The dates in question were 26 March to 3 April. A new order on 3 April remedied the breach.

The additional 500 personnel en route to the government’s quarantine hotels would make the military’s response to the disease the largest such operation since Timor-Leste, with a total of 1,200 soldiers on the ground.

Ardern said despite the boost, ramped up testing and use of personal protective equipment, border control would never be “perfect”.

The move comes after a private security guard leaked information about quarantine guests; a situation Ardern said would not be repeated as defence force staff would soon take their place.

“Our intention is to stop using private security contractors particularly in the riskiest places, such as entry and exit points in public areas and replace them with defence force staff,” Ardern said.

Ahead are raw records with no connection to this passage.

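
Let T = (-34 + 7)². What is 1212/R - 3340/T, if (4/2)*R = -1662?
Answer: -1219696/201933 ≈ -6.0401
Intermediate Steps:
R = -831 (R = (½)*(-1662) = -831)
T = 729 (T = (-27)² = 729)
1212/R - 3340/T = 1212/(-831) - 3340/729 = 1212*(-1/831) - 3340*1/729 = -404/277 - 3340/729 = -1219696/201933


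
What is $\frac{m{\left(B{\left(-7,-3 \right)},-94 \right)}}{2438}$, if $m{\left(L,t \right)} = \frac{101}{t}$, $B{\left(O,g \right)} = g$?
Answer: $- \frac{101}{229172} \approx -0.00044072$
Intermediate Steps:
$\frac{m{\left(B{\left(-7,-3 \right)},-94 \right)}}{2438} = \frac{101 \frac{1}{-94}}{2438} = 101 \left(- \frac{1}{94}\right) \frac{1}{2438} = \left(- \frac{101}{94}\right) \frac{1}{2438} = - \frac{101}{229172}$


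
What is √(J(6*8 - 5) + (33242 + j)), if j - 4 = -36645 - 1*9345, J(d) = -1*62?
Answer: I*√12806 ≈ 113.16*I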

New Zealand has 32 managed isolation and quarantine facilities, and since they began operating four months ago more than 40,000 people have spent their two weeks there.

Megan Woods, the minister overseeing quarantine facilities, said: “While the current community cluster has not been sourced to a managed isolation and quarantine facility, nothing is fail-safe and strengthening security is a step we believe is useful.”

Epidemiologists have expressed disappointment with government’s management of its high-risk borders, saying it showed “complacency”. The opposition National party leader Judith Collins has also slammed management as “shambolic” and a “massive failure”.

On Monday a hotel worker at Rydges in Auckland tested positive for a strain of Covid-19 separate to the Auckland cluster. So far no more cases related to the hotel worker have been discovered.

Meanwhile, a tourist who visited Hobbiton in the North Island – made famous by Peter Jackson’s Lord of the Rings films – has tested positive for Covid-19.

The visitor – who has since returned overseas – visited Hobbiton on 7 August, and tested positive once arriving back in their home country.

Hobbiton deputy chief executive Shayne Forrest said the risk of anyone being infected was very low, but all staff who worked on the day had made aware of the case.